Onlar için önemli olan Erdal'dı çünkü hepsinin başı, lideri oydu. Ailesi ile bile görüşmüyordu, avukatı olarak ise haftada on beş dakikalık zamanım vardı.

Erdal ile göz göze geldiğimde gülümsedi ve göz kırptı.

"Sadece on beş dakika." bu sefer başka bir asker söylemişti bunu. Askerlerin yüzü değişiyordu ama tavırları robot gibi aynıydı. Üstlerinden korktukça daha zalim davranıyorlardı.

Erdal yine onların kollarını itip kendisi oturdu sandalyeye ve biraz daha masaya yaklaştı. Askerler beni süzdükten sonra yavaş yavaş odayı terk ettiler.

Gelmeden önce üzerimi en ince ayrıntısına kadar aramışlardı çünkü.

"Avukat bey..." Erdal muzip bir ifadeyle konuşunca kapanan kapıdan gözlerimi alıp ona döndüm. Öyle özlemiştim ki yüzünü, delirecek gibi hissediyordum.

"Neden bu sefer dört kişi geldiler?" normalde üç kişi gelmeleri lazımdı.

"Bilmiyorum, hapishane müdüründen öyle emir almış olmalılar." kelepçeli ellerini masanın üzerine koydu.

"Rahat duruyorsunuz değil mi içeride?" bunu dediğim an başını eğerek güldü, yaramaz bir çocuk gibiydi.

"Ne yaptınız?" diye sordum, kafasını bana çevirdi ve elini kaldırdı.

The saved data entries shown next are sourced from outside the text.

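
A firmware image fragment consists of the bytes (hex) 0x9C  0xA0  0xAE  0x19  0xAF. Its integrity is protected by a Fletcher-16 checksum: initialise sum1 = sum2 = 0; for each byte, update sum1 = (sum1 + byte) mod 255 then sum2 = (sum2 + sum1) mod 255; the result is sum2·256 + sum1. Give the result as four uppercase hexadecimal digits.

Running sums (mod 255):
  after byte 0 (0x9C): sum1=156, sum2=156
  after byte 1 (0xA0): sum1=61, sum2=217
  after byte 2 (0xAE): sum1=235, sum2=197
  after byte 3 (0x19): sum1=5, sum2=202
  after byte 4 (0xAF): sum1=180, sum2=127
Checksum = sum2·256 + sum1 = 127·256 + 180 = 32692 = 0x7FB4.

7FB4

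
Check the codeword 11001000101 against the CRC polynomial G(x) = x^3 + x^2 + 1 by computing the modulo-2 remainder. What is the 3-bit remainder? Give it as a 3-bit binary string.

Modulo-2 division of 11001000101 by 1101:
  pos 0: 1100 XOR 1101 = 0001
  pos 3: 1100 XOR 1101 = 0001
  pos 6: 1010 XOR 1101 = 0111
  pos 7: 1111 XOR 1101 = 0010
Remainder = 010 (nonzero — an error is detected).

010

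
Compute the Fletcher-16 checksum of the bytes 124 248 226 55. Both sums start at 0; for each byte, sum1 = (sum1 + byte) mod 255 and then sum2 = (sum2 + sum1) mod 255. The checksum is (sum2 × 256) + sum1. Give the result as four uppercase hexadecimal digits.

D98F

Running sums (mod 255):
  after byte 0 (124): sum1=124, sum2=124
  after byte 1 (248): sum1=117, sum2=241
  after byte 2 (226): sum1=88, sum2=74
  after byte 3 (55): sum1=143, sum2=217
Checksum = sum2·256 + sum1 = 217·256 + 143 = 55695 = 0xD98F.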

"Ben yapmadım," iki yana salladı kelepçeli elini. "Barış dün hücreye girdi, tüm gün bağırarak bizim marşlardan söylediği için müdür kızgın."

Gözlerimi kapatıp derin bir nefes aldım. Zaten onlardan beklenen bir hareketti.

"Erdal, daha fazla mimlenmeyin. Arkadaşların avukatları ile hiç durmadan çalışıyoruz, infazın iptali için."

"Olmayacak Cihan." bu gerçek yüzüme çarptığında duymak istemiyormuş gibi kafamı iki yana salladım.

"Hayır, olacak..." dedim, ardından yalvarırcasına güzel yüzüne baktım. "Nolur, yalvarırım af dileme meselesini-"

"Annemler nasıl?" sözümü sert sesi ile kesti, sinirlenmek istemiyor gibiydi.

"İyiler, mektup göndermişler." dedim ve devam ettim.

"Sana bir mektubum var, göğsümde duruyor." bana 'özel' olarak yazdığı mektuplardı.

"Çıkarken alırım."

Sessizlik çöktü yine, belki de kasvet.

"Serhat nasıl? Bugün onun avukatı gelmedi.

"İyi, biraz korkuyor." biraz şaşırmıştım açıkçası.

"İdam için, değil mi?" gözlerini kelepçeli eline dikti.

"Sayılmaz, küçük bir kız kardeşi var onu kime bırakacağını bilmiyor." onlar çoktan bu karara kesin gözüyle bakıyorlardı ve ayarlama bile yapmışlardı.

"İnşallah kimseye bırakmaz." gülümsedi, acı dolu bir gülmeydi bu.

Askerlerin uzaktan sesi geldiğinde yine zaman dolmadan geleceklerini anladım, hızla ayağa kalktım ve Erdal'ın yanına ilerleyip titreyen ellerimi kazağının içine sokup kağıt parçasını tuttum. Elimi geri çekerken Erdal kafasını biraz yana çevirip bileğime dudaklarını bastırdı.

O an zaman dursun, bir saniye bile geçmesin istedim.

Gözlerini kapatmıştı, saniye geçmişti belki ama hem onun için hem benim için, asırlar geçmiş gibiydi.

Elimi çektim, mektubu dosyaların içine koyduğum sırada kapı açıldı. Askerler hiç vakit kaybetmeden, muhattap bile olmadan Erdal'ın kolundan tutup görüşme odasından çıkardılar.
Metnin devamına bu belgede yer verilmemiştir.